Wilhelm et l’étranger continuèrent à discuter de la sorte ; enfin ils se séparèrent, sans avoir fait apparemment beaucoup d’impression l’un sur l’autre : cependant ils convinrent d’un rendez-vous pour le lendemain.

Wilhelm se promenait encore dans les rues : tout à coup il entend des clarinettes, des cors, des hautbois ; il tressaille de plaisir. Des musiciens ambulants formaient un agréable concert nocturne. Il s’entendit avec eux, et, pour une pièce d’argent, ils le suivirent devant la demeure de Marianne.
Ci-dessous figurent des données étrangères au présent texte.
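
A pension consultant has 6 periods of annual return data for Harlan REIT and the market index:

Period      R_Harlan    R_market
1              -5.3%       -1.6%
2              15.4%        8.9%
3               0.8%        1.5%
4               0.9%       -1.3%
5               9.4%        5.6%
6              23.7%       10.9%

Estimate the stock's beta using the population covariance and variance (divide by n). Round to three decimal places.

Mean R_i = (-5.3 + 15.4 + 0.8 + 0.9 + 9.4 + 23.7) / 6 = 7.4833%
Mean R_m = (-1.6 + 8.9 + 1.5 − 1.3 + 5.6 + 10.9) / 6 = 4.0000%
Σ(R_i − R̄_i)(R_m − R̄_m) = 276.9400  ⇒  Cov = 276.9400 / 6 = 46.1567
Σ(R_m − R̄_m)² = 139.8800  ⇒  Var(R_m) = 139.8800 / 6 = 23.3133
β = Cov / Var(R_m) = 46.1567 / 23.3133 = 1.9798

1.980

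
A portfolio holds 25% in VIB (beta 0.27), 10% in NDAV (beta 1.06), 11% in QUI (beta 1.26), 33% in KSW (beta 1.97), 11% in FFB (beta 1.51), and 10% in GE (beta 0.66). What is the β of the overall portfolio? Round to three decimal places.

β_P = Σ w_i β_i = 0.25×0.27 + 0.10×1.06 + 0.11×1.26 + 0.33×1.97 + 0.11×1.51 + 0.10×0.66 = 1.1943

1.194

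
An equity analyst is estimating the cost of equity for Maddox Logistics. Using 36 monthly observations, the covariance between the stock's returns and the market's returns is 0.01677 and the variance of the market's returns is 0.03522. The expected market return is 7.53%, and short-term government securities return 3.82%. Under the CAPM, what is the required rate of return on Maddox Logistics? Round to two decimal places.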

De grands arbres décoraient la place devant la maison ; il posta les musiciens sous le feuillage ; il s’assit lui-même sur un banc, à quelque distance, et s’abandonna tout entier à cette flottante harmonie, qui l’entourait, dans la fraîche nuit, de son léger murmure ; couché sous le beau ciel étoile, il sentait la vie comme un songe délicieux.

«  Elle entend aussi ces accords, disait-il en lui-même ; elle devine quelle pensée, quel amour, prête à la nuit cette harmonie ; même dans l’éloignement, nous sommes unis par ces mélodies, comme le plus délicat diapason de l’amour nous unira, quelle que soit la distance. Ah ! deux amants sont comme deux montres magnétiques : ce qui se meut dans l’une doit mettre aussi l’autre en mouvement, car c’est un seul mobile qui agit chez tous les deux, une seule force qui les pénètre. Puis-je, dans ses bras, imaginer qu’il me soit possible de la quitter ? Et cependant je serai loin d’elle ; je chercherai un asile pour notre amour, et je l’aurai toujours avec moi. Que de fois, en son absence, absorbé par son souvenir, si je touchais un livre, un vêtement ou quelque autre chose, j’ai cru sentir sa main, tant j’étais enveloppé de sa présence ! Et me rappeler ces moments, qui fuient la lumière du jour comme les yeux du froid spectateur, ces moments, pour lesquels les dieux se résoudraient à quitter la condition paisible de la pure félicité…. me les rappeler ?…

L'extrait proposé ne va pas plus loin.